Казалось, Олег сказал все, но Свенельд все равно был обеспокоен.
— Что ты все ерзаешь, Свенельд, как будто никуда ехать не хочешь? Что тебя тревожит? Говори! — потребовал Олег и сердито оглядел рыжебородого богатыря.
— Я возьму с собой княжичей? Позволь! — сразу выпалил Свенельд и перевел дух от напряженного внимания.
— Нет! — крикнул Олег.
— Но ведь мы с Фарлафом вдвоем блюсти их будем!

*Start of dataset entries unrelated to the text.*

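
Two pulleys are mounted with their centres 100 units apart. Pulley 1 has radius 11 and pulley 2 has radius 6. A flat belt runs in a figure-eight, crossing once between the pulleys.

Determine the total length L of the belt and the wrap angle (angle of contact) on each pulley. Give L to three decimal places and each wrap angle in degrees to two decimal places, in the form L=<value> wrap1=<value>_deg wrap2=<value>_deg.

L=256.304 wrap1=199.58_deg wrap2=199.58_deg

crossed belt: β = asin((r1+r2)/C) = asin(17/100) = 9.7878°
wrap1 = wrap2 = π + 2β = 199.5756°
tangent length = C·cosβ = 98.5444
L = (r1+r2)·wrap + 2·C·cosβ = 17·3.4833 + 2·98.5444 = 256.3041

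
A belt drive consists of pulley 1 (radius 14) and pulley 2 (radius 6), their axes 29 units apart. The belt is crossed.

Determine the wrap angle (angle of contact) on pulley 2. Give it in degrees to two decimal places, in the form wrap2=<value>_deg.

wrap2=267.21_deg

crossed belt: β = asin((r1+r2)/C) = asin(20/29) = 43.6028°
wrap1 = wrap2 = π + 2β = 267.2056°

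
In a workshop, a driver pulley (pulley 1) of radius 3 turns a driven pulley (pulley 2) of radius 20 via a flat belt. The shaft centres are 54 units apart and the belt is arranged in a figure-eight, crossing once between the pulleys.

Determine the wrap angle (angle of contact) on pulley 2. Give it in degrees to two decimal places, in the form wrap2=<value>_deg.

wrap2=230.42_deg

crossed belt: β = asin((r1+r2)/C) = asin(23/54) = 25.2093°
wrap1 = wrap2 = π + 2β = 230.4186°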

— Нет! — отрезал Олег и грозно приказал: — И никаких более разговоров об их участии в походе быть не может, пока им не минет осьмнадцать лет!
— Но, князь…
— Все, Свенельд! Фарлаф! Я надеюсь на твое хладнокровие! Береги Свенельда от горячих поступков! И знайте: я горжусь вашей богатырской силой. Разбейте врага! Да будет тако! — торжественно проговорил Олег и дал команду начать погрузку дружинников на ладьи…
Две ночи продвигалась конница Фарлафа и Свенельда к селениям хорольских словен, пробираясь то лесными, то степными, то болотными тропинками. Две ночи вслушивались они в пение птиц, кваканье лягушек, уханье сов и соек и в каждый шорох в кустах или в траве. На третью ночь они выбрали поляну поукромнее и поменьше, достали еду, разожгли костер и, насытившись, завели разговор о жизни и смерти.